Mojo function

mla_sm100_prefill_sparse

mla_sm100_prefill_sparse[output_type: DType, q_type: DType, cache_t: KVCacheT, //, num_q_heads: Int, qk_depth: Int, v_depth: Int, indices_stride: Int](output: TileTensor[output_type, linear_idx_type=output.linear_idx_type, element_size=output.element_size], q: TileTensor[q_type, linear_idx_type=q.linear_idx_type, element_size=q.element_size], kv_cache: cache_t, indices: TileTensor[DType.uint32, linear_idx_type=indices.linear_idx_type, element_size=indices.element_size], topk_lengths: TileTensor[DType.uint32, linear_idx_type=topk_lengths.linear_idx_type, element_size=topk_lengths.element_size], attn_sink_ptr: UnsafePointer[Float32, ImmutAnyOrigin], scale: Float32, ctx: DeviceContext)

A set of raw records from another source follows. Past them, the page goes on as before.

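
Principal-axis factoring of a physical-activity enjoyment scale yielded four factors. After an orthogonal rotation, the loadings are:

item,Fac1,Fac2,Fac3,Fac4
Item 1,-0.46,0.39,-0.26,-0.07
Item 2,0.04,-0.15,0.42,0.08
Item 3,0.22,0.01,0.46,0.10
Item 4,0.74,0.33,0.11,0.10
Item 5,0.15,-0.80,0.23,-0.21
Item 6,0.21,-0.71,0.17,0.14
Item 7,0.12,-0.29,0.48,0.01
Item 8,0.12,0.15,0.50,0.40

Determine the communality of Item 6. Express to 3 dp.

h² = 0.21² + (-0.71)² + 0.17² + 0.14² = 0.0441 + 0.5041 + 0.0289 + 0.0196 = 0.5967

0.597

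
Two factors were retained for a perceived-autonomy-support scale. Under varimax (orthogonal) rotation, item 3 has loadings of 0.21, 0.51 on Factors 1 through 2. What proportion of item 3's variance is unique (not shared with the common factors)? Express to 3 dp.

h² = 0.21² + 0.51² = 0.0441 + 0.2601 = 0.3042
Uniqueness u² = 1 − h² = 1 − 0.3042 = 0.6958

0.696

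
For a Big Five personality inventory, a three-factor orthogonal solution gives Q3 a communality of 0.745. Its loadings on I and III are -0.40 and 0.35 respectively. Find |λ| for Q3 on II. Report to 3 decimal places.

Under orthogonal rotation h² = Σλ², so λ_II² = h² − (0.2825) = 0.745 − 0.2825 = 0.4625.
|λ| = √0.4625 = 0.6801.

0.680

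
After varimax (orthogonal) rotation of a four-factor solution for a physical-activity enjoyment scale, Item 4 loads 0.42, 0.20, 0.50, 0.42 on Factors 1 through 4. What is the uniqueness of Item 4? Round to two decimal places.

h² = 0.42² + 0.20² + 0.50² + 0.42² = 0.1764 + 0.0400 + 0.2500 + 0.1764 = 0.6428
Uniqueness u² = 1 − h² = 1 − 0.6428 = 0.3572

0.36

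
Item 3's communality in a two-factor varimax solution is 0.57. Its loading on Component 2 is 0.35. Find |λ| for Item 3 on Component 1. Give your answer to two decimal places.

Under orthogonal rotation h² = Σλ², so λ_Component 1² = h² − (0.1225) = 0.57 − 0.1225 = 0.4475.
|λ| = √0.4475 = 0.6690.

0.67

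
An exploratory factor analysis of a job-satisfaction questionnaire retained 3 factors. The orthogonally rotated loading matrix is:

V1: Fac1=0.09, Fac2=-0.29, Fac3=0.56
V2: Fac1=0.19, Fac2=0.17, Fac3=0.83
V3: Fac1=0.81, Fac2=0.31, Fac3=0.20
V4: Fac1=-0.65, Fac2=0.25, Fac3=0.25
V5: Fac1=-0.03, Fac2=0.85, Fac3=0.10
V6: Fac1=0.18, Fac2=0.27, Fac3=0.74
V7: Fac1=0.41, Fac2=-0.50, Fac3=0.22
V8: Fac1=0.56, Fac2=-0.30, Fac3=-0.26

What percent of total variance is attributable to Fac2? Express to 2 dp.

17.59%

SS loadings for Fac2 = (-0.29)² + 0.17² + 0.31² + 0.25² + 0.85² + 0.27² + (-0.50)² + (-0.30)² = 1.4070
With 8 standardized items, total variance = 8. Proportion = 1.4070/8 = 0.1759 → 17.59%.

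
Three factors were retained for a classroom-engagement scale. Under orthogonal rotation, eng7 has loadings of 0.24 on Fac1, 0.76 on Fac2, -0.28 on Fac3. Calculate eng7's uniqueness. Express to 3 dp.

0.286

h² = 0.24² + 0.76² + (-0.28)² = 0.0576 + 0.5776 + 0.0784 = 0.7136
Uniqueness u² = 1 − h² = 1 − 0.7136 = 0.2864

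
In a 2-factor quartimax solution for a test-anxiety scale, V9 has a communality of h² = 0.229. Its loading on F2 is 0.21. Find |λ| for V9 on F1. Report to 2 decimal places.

Under orthogonal rotation h² = Σλ², so λ_F1² = h² − (0.0441) = 0.229 − 0.0441 = 0.1849.
|λ| = √0.1849 = 0.4300.

0.43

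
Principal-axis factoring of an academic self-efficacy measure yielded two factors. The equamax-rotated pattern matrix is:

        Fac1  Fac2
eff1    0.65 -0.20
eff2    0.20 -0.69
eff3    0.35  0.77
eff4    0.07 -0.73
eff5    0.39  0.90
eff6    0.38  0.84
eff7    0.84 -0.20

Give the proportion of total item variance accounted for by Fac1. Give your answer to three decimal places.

0.227

SS loadings for Fac1 = 0.65² + 0.20² + 0.35² + 0.07² + 0.39² + 0.38² + 0.84² = 1.5920
Proportion of variance = 1.5920 / 7 = 0.2274.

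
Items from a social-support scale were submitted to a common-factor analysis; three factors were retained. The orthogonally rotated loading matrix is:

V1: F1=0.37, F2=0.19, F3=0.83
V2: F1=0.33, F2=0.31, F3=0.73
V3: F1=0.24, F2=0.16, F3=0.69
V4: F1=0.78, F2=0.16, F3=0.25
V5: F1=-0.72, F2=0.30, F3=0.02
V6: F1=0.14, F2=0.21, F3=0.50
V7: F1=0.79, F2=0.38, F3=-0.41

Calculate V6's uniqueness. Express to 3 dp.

h² = 0.14² + 0.21² + 0.50² = 0.0196 + 0.0441 + 0.2500 = 0.3137
Uniqueness u² = 1 − h² = 1 − 0.3137 = 0.6863

0.686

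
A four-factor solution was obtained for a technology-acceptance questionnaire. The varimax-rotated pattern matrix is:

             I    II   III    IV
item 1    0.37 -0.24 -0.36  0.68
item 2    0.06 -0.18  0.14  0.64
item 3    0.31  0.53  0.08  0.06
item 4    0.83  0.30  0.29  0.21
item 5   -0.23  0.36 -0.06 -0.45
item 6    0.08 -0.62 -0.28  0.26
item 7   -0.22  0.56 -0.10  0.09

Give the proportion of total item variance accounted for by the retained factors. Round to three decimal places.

SS loadings by factor: 1.0332, 1.2885, 0.3317, 1.1979; total = 3.8513.
Total variance with 7 standardized items is 7, so the solution explains 3.8513/7 = 0.5502.

0.550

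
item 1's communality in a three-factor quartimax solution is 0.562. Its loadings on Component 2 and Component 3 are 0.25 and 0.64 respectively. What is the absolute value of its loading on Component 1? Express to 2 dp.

Under orthogonal rotation h² = Σλ², so λ_Component 1² = h² − (0.4721) = 0.562 − 0.4721 = 0.0899.
|λ| = √0.0899 = 0.2998.

0.30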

Sparse MLA prefill (DSv3.2 absorbed shape, BF16, SM100).

Thin wrapper around mla_prefill_sparse that builds the MLASparseConfig from the passed dimensions so callers don't have to reach into the kernel's config type. The kernel itself hardcodes the DSv3.2 absorbed/latent shape (qk_depth=576, v_depth=512, num_q_heads=128, num_kv_heads=1) and asserts on those values.

Parameters:

output_type (DType): Output element type (must be the same width as q_type; the kernel asserts this).
q_type (DType): Query element type (BF16 in the supported DSv3.2 shape).
cache_t (KVCacheT): KV cache type (typically a paged MLA cache obtained from kv_collection.get_key_cache(layer_idx)).
num_q_heads (Int): Number of query heads (must be 128 for the DSv3.2 absorbed shape).
qk_depth (Int): Per-head Q/K depth (must be 576 = kv_lora_rank(512) + qk_rope_head_dim(64)).
v_depth (Int): Per-head V depth (must be 512 = kv_lora_rank).
indices_stride (Int): Per-query indices buffer stride (= the indexer's index_topk). Also used as the runtime indices_stride to the kernel.

Args:

output (TileTensor[output_type, linear_idx_type=output.linear_idx_type, element_size=output.element_size]): Output tile tensor with shape [total_q_tokens, num_q_heads, v_depth].
q (TileTensor[q_type, linear_idx_type=q.linear_idx_type, element_size=q.element_size]): Query tile tensor with shape [total_q_tokens, num_q_heads, qk_depth].
kv_cache (cache_t): Paged MLA KV cache for the current layer.
indices (TileTensor[DType.uint32, linear_idx_type=indices.linear_idx_type, element_size=indices.element_size]): Per-query gather4 indices, encoded as Int32(physical_block_id * page_size + token_offset_within_page) (reinterpreted via the uint32 tile-tensor view; -1-bit-pattern sentinels are masked out by the kernel's k-valid producer).
topk_lengths (TileTensor[DType.uint32, linear_idx_type=topk_lengths.linear_idx_type, element_size=topk_lengths.element_size]): Per-query effective top-k count ([total_q_tokens]).
attn_sink_ptr (UnsafePointer[Float32, ImmutAnyOrigin]): Optional attention sink (one Float32 per query head). Pass a null pointer to skip the sink term in the softmax epilogue.
scale (Float32): Softmax scale (1 / sqrt(qk_nope_head_dim + qk_rope_head_dim) * mscale^2; for DSv3.2 with mscale=1, 1 / sqrt(192)).
ctx (DeviceContext): GPU device context.